ROC curves and the areas under the curve (AUCs) of Lasso models trained with original SGAs and tumor embeddings representations on predicting responses to four drugs.

4. Conclusion and Future Work

Despite the significant advances in cancer biology, it remains a challenge to reveal disease mechanisms of each individual tumor, particularly which and how SGAs in a cancer cell lead to the development of cancer. Here we propose the GIT model to learn the general impact of SGAs, in the form of gene embeddings, and to precisely portray their effects on the downstream DEGs with higher accuracy. With the supervision of DEGs, we can further assess the importance of an SGA using multi-head self-attention mechanisms in each individual tumor. More importantly, while the tumor embeddings are trained with predicting DEGs as the task, it contains information for predicting other phenotypes of cancer cells, such as patient survival and cancer cell drug sensitivity. The key advantage of transforming SGA into a gene embedding space is that it enables the detection and representation of the functional impact of SGAs on cellular processes, which in turn enables detection of common disease mechanisms of tumors even if they host different SGAs. We anticipate that GIT, or other future models like it, can be applied broadly to gain mechanistic insights of how genomic alterations (or other perturbations) lead to specific phenotypes, thus providing a general tool to connect genome to phenome in different biological fields and genetic diseases. One should also be careful that despite the correlation of genomic alterations and phenotypes such as survival profiles and drug response, the model may not fully reveal the causalities and there may exist other confounding factors not considered.

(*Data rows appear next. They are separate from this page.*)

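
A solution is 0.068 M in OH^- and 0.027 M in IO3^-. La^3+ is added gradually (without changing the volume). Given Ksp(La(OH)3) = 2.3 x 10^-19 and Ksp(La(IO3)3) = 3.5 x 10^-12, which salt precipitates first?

La(OH)3

Each salt begins to precipitate when Q = Ksp, i.e. when [La^3+] reaches its threshold.
For La(OH)3: 2.3 x 10^-19 = (0.068)^3 × [La^3+]  ⇒  [La^3+] = 7.3 x 10^-16 M.
For La(IO3)3: 3.5 x 10^-12 = (0.027)^3 × [La^3+]  ⇒  [La^3+] = 1.8 x 10^-7 M.
The salt with the lower threshold [La^3+] precipitates first: La(OH)3.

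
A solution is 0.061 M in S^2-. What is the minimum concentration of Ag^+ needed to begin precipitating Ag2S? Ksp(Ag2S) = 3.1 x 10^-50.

[Ag^+] ≈ 7.1e-25 M

Ag2S(s) ⇌ 2 Ag^+(aq) + S^2-(aq)
Ksp = [Ag^+]^2[S^2-]
Precipitation begins when Q = Ksp. With [S^2-] = 0.061 M:
3.1 x 10^-50 = (0.061) × [Ag^+]^2
[Ag^+] = (3.1 x 10^-50 / 6.1 × 10^-2)^(1/2) = 7.1 x 10^-25 M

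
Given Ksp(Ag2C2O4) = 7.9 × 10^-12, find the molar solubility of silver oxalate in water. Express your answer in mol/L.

s = 1.3 × 10^-4 M

Ag2C2O4(s) <=> 2 Ag^+(aq) + C2O4^2-(aq)
Ksp = [Ag^+]^2[C2O4^2-]
If s mol/L of Ag2C2O4 dissolves, [Ag^+] = 2s and [C2O4^2-] = s.
So Ksp = (2s)^2 × s = 4s^3
Solving, s = (7.9 × 10^-12/4)^(1/3) = 1.3 × 10^-4 M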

There are a few future directions for further improving the GIT model. First of all, decades of biomedical research has accumulated a rich body of knowledge, e.g., Gene Ontology and gene regulatory networks, which may be incorporated as the prior of the model to boost the performance.⁴⁶ Secondly, we expect that by getting a larger corpus of tumor data with mutations and gene expressions, we will be able to train better models to minimize potential overfitting or variance. Lastly, more clinically oriented investigations are warranted to examine, when trained with a large volume of tumor omics data, the learned embeddings of SGAs and tumors may be applied to predict sensitivity or resistance to anti-cancer drugs based SGA data that are becoming readily available in contemporary oncology practice.